Maybe they changed it since last year, but it wouldn’t cache layers for me. Everytime I’d rebuild the app, it would re-run all the actions from the Containerfile. So a whole
npm install
each build even though I only changed a source file. Building the exact same file with Docker cached every layer as expected, so a config change would only change the last layer and be basically instant vs 5 minutes.The other issue with pushing to a registry was that it made a whole temporary tar of the image, then gzip it to disk again before starting to upload it. It blew up the disk space I had allocated to my VM really fast, and made uploading those images take minutes instead of seconds. Docker again seemingly does it all in a streaming fashion as it uploads, making it much faster.

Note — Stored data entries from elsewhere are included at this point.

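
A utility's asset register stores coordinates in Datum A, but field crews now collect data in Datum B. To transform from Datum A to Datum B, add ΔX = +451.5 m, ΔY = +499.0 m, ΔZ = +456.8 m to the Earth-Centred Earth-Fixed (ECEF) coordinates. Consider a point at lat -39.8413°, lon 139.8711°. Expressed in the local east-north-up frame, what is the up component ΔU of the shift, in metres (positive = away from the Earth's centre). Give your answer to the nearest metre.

ΔU = -311 m

The local up (radial) axis is (cos φ cos λ, cos φ sin λ, sin φ), giving ΔU = -265.064 + 246.939 − 292.655 = -310.78 m.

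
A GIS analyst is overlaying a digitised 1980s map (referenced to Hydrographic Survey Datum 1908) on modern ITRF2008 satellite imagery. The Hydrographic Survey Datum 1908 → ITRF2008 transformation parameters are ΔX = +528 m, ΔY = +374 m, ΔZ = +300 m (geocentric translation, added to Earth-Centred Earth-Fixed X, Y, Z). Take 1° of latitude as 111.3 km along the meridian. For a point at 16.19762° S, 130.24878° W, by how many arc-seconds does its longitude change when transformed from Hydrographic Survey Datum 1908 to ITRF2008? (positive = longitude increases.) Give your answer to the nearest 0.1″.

Δλ = 5.4″

sin φ = -0.278951, cos φ = 0.960305, sin λ = -0.763246, cos λ = -0.646108.
East component: ΔE = −sin λ·ΔX + cos λ·ΔY = −(-0.763246)(528) + (-0.646108)(374) = 161.35 m.
1° of latitude spans 111300 m; at latitude φ, 1° of longitude spans that × cos φ = 106882.0 m, so Δλ = 161.35 / 106882.0 × 3600 = 5.435″.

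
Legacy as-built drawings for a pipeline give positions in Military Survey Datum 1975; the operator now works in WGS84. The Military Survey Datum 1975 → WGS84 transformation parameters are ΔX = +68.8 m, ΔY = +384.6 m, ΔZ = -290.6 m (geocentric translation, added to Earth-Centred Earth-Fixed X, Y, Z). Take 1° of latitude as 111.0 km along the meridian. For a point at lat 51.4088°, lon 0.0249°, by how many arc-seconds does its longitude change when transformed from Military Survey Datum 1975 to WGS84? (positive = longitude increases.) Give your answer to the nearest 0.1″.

sin φ = 0.781616, cos φ = 0.623760, sin λ = 0.000435, cos λ = 1.000000.
East component: ΔE = −sin λ·ΔX + cos λ·ΔY = −(0.000435)(68.8) + (1.000000)(384.6) = 384.57 m.
1° of latitude spans 111000 m; at latitude φ, 1° of longitude spans that × cos φ = 69237.3 m, so Δλ = 384.57 / 69237.3 × 3600 = 19.996″.

Δλ = 20.0″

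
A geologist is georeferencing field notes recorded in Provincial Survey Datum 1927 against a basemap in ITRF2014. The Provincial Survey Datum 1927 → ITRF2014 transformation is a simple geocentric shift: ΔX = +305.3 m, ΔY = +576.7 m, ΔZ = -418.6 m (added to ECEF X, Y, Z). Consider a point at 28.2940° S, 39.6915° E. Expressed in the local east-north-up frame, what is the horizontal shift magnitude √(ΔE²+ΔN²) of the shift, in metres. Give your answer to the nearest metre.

At φ = -28.2940°, λ = 39.6915°: sin φ = -0.473996, cos φ = 0.880527, sin λ = 0.638654, cos λ = 0.769494.
ΔE = −sin λ·ΔX + cos λ·ΔY = −(0.638654)·(305.3) + (0.769494)·(576.7) = 248.79 m.
ΔN = −sin φ cos λ·ΔX − sin φ sin λ·ΔY + cos φ·ΔZ = −(-0.473996)(0.769494)(305.3) − (-0.473996)(0.638654)(576.7) + (0.880527)(-418.6) = -82.66 m.
Horizontal magnitude = √(ΔE² + ΔN²) = √(248.79² + (-82.66)²) = 262.16 m.

262 m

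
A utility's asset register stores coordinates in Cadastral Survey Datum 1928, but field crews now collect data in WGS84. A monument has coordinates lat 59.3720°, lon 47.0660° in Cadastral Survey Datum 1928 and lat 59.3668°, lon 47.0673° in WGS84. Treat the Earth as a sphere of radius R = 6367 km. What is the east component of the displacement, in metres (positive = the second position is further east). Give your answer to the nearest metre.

Δφ = 59.3668° − 59.3720° = -0.0052°; Δλ = 47.0673° − 47.0660° = +0.0013°.
1° along a meridian = πR/180 = 111125 m.
ΔN = Δφ × 111125 = -577.9 m; ΔE = Δλ × 111125 × cos(59.3720°) = +0.0013 × 111125 × 0.509462 = 73.6 m.

ΔE = 74 m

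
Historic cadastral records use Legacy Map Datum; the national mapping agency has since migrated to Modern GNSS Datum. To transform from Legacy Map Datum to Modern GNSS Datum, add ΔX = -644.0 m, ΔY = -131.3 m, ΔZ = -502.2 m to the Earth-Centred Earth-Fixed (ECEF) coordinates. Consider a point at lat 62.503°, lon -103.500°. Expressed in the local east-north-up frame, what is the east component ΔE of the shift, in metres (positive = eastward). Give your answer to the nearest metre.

At φ = 62.503°, λ = -103.500°: sin φ = 0.887035, cos φ = 0.461702, sin λ = -0.972370, cos λ = -0.233445.
ΔE = −sin λ·ΔX + cos λ·ΔY = −(-0.972370)·(-644.0) + (-0.233445)·(-131.3) = -595.55 m.

ΔE = -596 m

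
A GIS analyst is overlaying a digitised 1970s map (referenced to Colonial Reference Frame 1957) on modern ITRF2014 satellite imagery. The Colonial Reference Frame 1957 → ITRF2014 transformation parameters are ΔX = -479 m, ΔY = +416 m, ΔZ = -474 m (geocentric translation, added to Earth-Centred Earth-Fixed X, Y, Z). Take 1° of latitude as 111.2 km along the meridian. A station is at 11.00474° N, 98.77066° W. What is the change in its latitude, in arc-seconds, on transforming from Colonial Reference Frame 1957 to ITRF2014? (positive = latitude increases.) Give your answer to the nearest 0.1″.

sin φ = 0.190890, cos φ = 0.981611, sin λ = -0.988307, cos λ = -0.152480.
North component: ΔN = −sin φ cos λ·ΔX − sin φ sin λ·ΔY + cos φ·ΔZ = −(0.190890)(-0.152480)(-479) − (0.190890)(-0.988307)(416) + (0.981611)(-474) = -400.74 m.
1° of latitude spans 111200 m, so Δφ = -400.74 / 111200 × 3600 = -12.974″.

Δφ = -13.0″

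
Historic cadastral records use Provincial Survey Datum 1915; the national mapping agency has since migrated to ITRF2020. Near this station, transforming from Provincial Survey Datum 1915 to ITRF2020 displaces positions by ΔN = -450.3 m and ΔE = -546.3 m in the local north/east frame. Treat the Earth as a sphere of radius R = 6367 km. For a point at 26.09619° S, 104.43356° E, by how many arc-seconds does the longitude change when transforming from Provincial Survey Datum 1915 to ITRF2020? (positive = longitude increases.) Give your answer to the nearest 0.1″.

At latitude -26.09619°, cos φ = 0.898057.
One radian of longitude at latitude φ spans R cos φ, so Δλ = ΔE / (R cos φ) = -546.3 / (6367000 × 0.898057) = -9.5542e-05 rad = -19.707″.

Δλ = -19.7″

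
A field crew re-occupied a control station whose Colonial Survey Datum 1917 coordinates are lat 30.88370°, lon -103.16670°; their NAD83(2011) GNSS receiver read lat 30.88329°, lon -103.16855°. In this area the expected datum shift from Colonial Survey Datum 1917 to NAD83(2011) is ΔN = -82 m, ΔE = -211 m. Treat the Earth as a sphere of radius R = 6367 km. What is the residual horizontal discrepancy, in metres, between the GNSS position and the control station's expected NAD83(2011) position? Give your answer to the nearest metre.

Observed coordinate differences: Δφ = -0.00041°, Δλ = -0.00185°.
Converting to metres (1° lat = 111125 m, cos φ = 0.858211): observed ΔN = -45.6 m, observed ΔE = -176.4 m.
Subtracting the expected shift leaves a residual of -45.6 − (-82) = 36.4 m north and -176.4 − (-211) = 34.6 m east.
Residual distance = √(36.4² + 34.6²) = 50.2 m.

50 m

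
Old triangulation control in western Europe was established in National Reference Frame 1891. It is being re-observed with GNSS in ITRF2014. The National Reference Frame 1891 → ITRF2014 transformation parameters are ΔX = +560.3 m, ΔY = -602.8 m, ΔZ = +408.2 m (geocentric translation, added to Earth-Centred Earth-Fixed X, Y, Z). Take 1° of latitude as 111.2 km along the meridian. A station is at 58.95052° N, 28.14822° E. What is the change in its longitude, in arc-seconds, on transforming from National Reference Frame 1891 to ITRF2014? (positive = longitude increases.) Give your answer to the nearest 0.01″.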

This could have changed though, it’s evolving fast. Just didn’t fit my use case then. But because of those experiences, I’d say it’s probably a safer bet to learn Docker first since documentation is abundant, and there’s no little “oh I’m using Podman and have to use a slightly different syntax” gotchas to run into to make it hard for you.
This sounds like something on your end as I get cached builds every time, rootlessly even. Podman also supports cache mounts.
On what host system?
If you’re running it for your own network, just use Docker. The tooling is way, way better for docker, especially for a beginner.
I do a lot of docker/k8s at work, and I use podman at home. Podman is very cool in theory but still rough around the edges. I recommend docker if you just want to get started, Podman is a little extra work.
Docker if you are unsure how to begin. You can use docker compose with configs you find on the internet.
If your interested in podman I would start by using it though distrobox. Distrobox is a tool that allows other Linux environments on your host system and is really good for development
Docker because it just works. Podman has another 5 years (hopefully) to get this part right IMO.
I started with Docker and then migrated to Podman for the integrated Cockpit dashboard support. All my docker-compose files work transparently on top of rootful Podman so the migration was relatively easy. Things get finicky when you try to go rootless though.
I say try both. Rootful podman is gonna be closest to the Docker experience.
A year or two ago (whenever docker changed the business license of docker for Mac) I changed to podman and aliased docker=podman. It behaves the same, you would just about never know rootful podman vs docker.
Rootless podman is super cool and a much better security ideal - but comparing more apples to apples would be podman running as root vs docker.